The Museum Of Comedy, Holborn, London, 15/10/2019.
Growing up in Australia in the 1970s the then Prime Minister Malcolm Fraser famously said “Life wasn’t meant to be easy”, and it’s a phrase that Nick Elleray has taken to heart and lived by ever since, and which forms the central theme of Elleray’s latest full length show. Unfortunately said show is a little bit all over the place, it’s sometimes very funny but certain segments fall flat and it’s hampered by a saggy final section which sees the comic run out of steam a little.
The show starts strongly at least as Elleray opens with a daft bit about his love for lying down, before he dives back in to his past and his fondness for the music of The Rolling Stones which he and his six brothers all adored, with him having to come to terms with the fact that it’s been a long old time since they’ve released a good album. Elleray then touches on his childhood in the funniest part of the set as he talks about his mother’s desire to have a daughter and how when a girlfriend came around to the house she reacted to such an event like it was akin to a prison visit.
Fifteen minutes or so in Elleray then talks about “Toxic Nick” where he discusses how he occasionally has some un-PC thoughts. I’m sure the same applies with most people but it’s not something that particularly works and it reveals a side to him that isn’t that likeable. Fortunately it’s only a minor misstep and much better are a selection of jokes about how he’s aged and is currently suffering from Gastroenteritis, which is a large element of the show and his routine about the time he went for both a colonoscopy and endoscopy is mostly engaging and amusing.

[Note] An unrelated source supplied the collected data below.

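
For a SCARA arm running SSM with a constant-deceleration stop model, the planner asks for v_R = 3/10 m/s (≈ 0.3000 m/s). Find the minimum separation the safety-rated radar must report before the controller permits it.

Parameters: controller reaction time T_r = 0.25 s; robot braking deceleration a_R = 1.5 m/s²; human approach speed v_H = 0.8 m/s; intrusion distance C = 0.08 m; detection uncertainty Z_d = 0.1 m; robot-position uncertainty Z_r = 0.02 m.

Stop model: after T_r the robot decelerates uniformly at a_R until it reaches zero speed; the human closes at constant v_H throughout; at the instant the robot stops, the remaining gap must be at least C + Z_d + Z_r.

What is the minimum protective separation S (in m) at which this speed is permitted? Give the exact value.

S_min = 133/200 m = 0.6650 m

braking lasts T_s = (3/10)/(3/2) = 0.2000 s
robot covers v_R·T_r = 0.3000·0.2500 = 0.0750 m before braking
robot under decel: 0.3000²/(2·1.5000) = 0.0300 m
person approaches 0.8000·(0.2500+0.2000) = 0.3600 m
margins: 0.0800+0.1000+0.0200 = 0.2000 m
S_min ≈ 0.0750+0.0300+0.3600+0.2000  ⇒  S_min = 133/200 m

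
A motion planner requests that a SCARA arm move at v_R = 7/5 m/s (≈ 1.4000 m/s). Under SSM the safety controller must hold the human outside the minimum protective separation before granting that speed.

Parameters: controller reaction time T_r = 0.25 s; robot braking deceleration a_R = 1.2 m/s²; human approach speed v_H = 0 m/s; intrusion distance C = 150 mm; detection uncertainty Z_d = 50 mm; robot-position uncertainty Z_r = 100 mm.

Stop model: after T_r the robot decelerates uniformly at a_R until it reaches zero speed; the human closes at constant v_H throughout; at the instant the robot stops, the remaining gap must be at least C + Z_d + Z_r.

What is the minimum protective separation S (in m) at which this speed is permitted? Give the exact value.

S_min = 22/15 m = 1.4667 m

T_s = v_R/a_R = (7/5)/(6/5) = 1.1667 s
robot covers v_R·T_r = 1.4000·0.2500 = 0.3500 m before braking
robot covers 1.4000·1.1667 − ½·1.2000·1.1667² = 0.8167 m while stopping
human closes 0.0000·1.4167 = 0.0000 m
C+Z_d+Z_r = 0.1500+0.0500+0.1000 = 0.3000 m
S_min ≈ 0.3500+0.8167+0.0000+0.3000  ⇒  S_min = 22/15 m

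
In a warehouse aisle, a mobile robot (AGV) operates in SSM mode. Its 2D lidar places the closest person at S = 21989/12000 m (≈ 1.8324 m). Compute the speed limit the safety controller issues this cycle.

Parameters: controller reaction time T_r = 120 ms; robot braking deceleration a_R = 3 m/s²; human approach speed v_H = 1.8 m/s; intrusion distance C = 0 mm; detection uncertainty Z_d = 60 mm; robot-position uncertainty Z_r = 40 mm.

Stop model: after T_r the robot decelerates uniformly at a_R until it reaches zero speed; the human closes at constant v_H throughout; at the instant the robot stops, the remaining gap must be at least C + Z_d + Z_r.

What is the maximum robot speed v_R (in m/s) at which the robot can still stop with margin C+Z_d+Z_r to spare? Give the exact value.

v_R_max = 31/20 m/s = 1.5500 m/s

collect terms ⇒ (1/6)·v_R² + (18/25)·v_R + (-18197/12000) = 0
  disc = (18/25)² − 4·(1/6)·(-18197/12000) = 137641/90000 ; √disc = 371/300
  v_R = (−(18/25) + 371/300) / (2·(1/6)) = 31/20 m/s
check:
braking lasts T_s = (31/20)/3 = 0.5167 s
reaction-phase robot travel = 1.5500·0.1200 = 0.1860 m
braking distance = 1.5500²/(2·3.0000) = 0.4004 m
human closes 1.8000·0.6367 = 1.1460 m
C+Z_d+Z_r = 0.0000+0.0600+0.0400 = 0.1000 m
sum ≈ 0.1860+0.4004+1.1460+0.1000 ≈ 1.8324 m = S ✓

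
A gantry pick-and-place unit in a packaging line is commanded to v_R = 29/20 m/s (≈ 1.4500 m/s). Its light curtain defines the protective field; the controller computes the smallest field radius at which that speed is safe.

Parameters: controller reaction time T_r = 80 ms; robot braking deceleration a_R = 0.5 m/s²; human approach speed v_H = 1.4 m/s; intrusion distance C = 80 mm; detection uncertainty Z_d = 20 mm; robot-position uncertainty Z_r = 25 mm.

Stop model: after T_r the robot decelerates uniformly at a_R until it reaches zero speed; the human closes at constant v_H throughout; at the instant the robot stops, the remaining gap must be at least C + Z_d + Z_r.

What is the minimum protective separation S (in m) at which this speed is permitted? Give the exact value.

T_s = v_R/a_R = (29/20)/(1/2) = 2.9000 s
robot in T_r: 1.4500·0.0800 = 0.1160 m
robot under decel: 1.4500²/(2·0.5000) = 2.1025 m
human over T_r+T_s: 1.4000·(0.0800+2.9000) = 4.1720 m
C+Z_d+Z_r = 0.0800+0.0200+0.0250 = 0.1250 m
S_min ≈ 0.1160+2.1025+4.1720+0.1250  ⇒  S_min = 13031/2000 m

S_min = 13031/2000 m = 6.5155 m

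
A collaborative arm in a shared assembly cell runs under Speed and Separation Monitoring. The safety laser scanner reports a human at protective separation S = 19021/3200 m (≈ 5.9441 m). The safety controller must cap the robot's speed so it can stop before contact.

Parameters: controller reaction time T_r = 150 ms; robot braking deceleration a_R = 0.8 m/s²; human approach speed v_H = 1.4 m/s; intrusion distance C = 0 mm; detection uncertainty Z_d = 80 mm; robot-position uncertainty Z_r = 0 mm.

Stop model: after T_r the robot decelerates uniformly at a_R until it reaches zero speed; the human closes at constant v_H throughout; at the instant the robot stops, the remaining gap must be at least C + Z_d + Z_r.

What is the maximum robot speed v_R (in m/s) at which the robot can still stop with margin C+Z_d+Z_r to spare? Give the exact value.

quadratic (5/8)·v² + (19/10)·v + (-18093/3200) = 0
  disc = (19/10)² − 4·(5/8)·(-18093/3200) = 113569/6400 ; √disc = 337/80
  v_R = (−(19/10) + 337/80) / (2·(5/8)) = 37/20 m/s
check:
stop time T_s = (37/20)/(4/5) = 2.3125 s
robot covers v_R·T_r = 1.8500·0.1500 = 0.2775 m before braking
robot under decel: 1.8500²/(2·0.8000) = 2.1391 m
human over T_r+T_s: 1.4000·(0.1500+2.3125) = 3.4475 m
residual clearance needed = 0.0000+0.0800+0.0000 = 0.0800 m
sum ≈ 0.2775+2.1391+3.4475+0.0800 ≈ 5.9441 m = S ✓

v_R_max = 37/20 m/s = 1.8500 m/s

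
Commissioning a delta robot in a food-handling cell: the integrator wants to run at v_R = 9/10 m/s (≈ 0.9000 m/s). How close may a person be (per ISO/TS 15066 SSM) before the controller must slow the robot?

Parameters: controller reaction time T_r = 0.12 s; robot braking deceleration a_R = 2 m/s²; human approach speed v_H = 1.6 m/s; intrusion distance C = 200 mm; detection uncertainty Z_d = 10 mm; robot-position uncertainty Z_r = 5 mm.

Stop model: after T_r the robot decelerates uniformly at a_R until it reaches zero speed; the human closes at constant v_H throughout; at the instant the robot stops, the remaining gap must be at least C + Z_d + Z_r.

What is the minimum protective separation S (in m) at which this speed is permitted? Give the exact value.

S_min = 23/16 m = 1.4375 m

stop time T_s = (9/10)/2 = 0.4500 s
reaction-phase robot travel = 0.9000·0.1200 = 0.1080 m
braking distance = 0.9000²/(2·2.0000) = 0.2025 m
human closes 1.6000·0.5700 = 0.9120 m
residual clearance needed = 0.2000+0.0100+0.0050 = 0.2150 m
S_min ≈ 0.1080+0.2025+0.9120+0.2150  ⇒  S_min = 23/16 m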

Unfortunately the show then dips again as he talks about how his Doctor suggested taking anti-depressants to relieve his misery, but Elleray is strictly against this, tying the idea of taking them in to his belief that life shouldn’t be easy. The way he discusses it is mildly amusing but I couldn’t help but disagree with his stance on existence completely, and so struggled to find his own difficulties with life that funny when it felt that ultimately he was (at least partially) responsible for the misery he’s in.
From this point on the quality varied a lot, there were some highlights, with a great callback to his attempts to get the mouth renamed as “Funhole”, but none of it matched the material he began with, and weakest of all was a story about his considering returning to Australia which was interesting but not that funny. It’s a shame as Elleray is undoubtedly capable of crafting some very strong and likeable jokes, but if he’s going to make it in the industry he definitely needs to create a more consistently amusing show.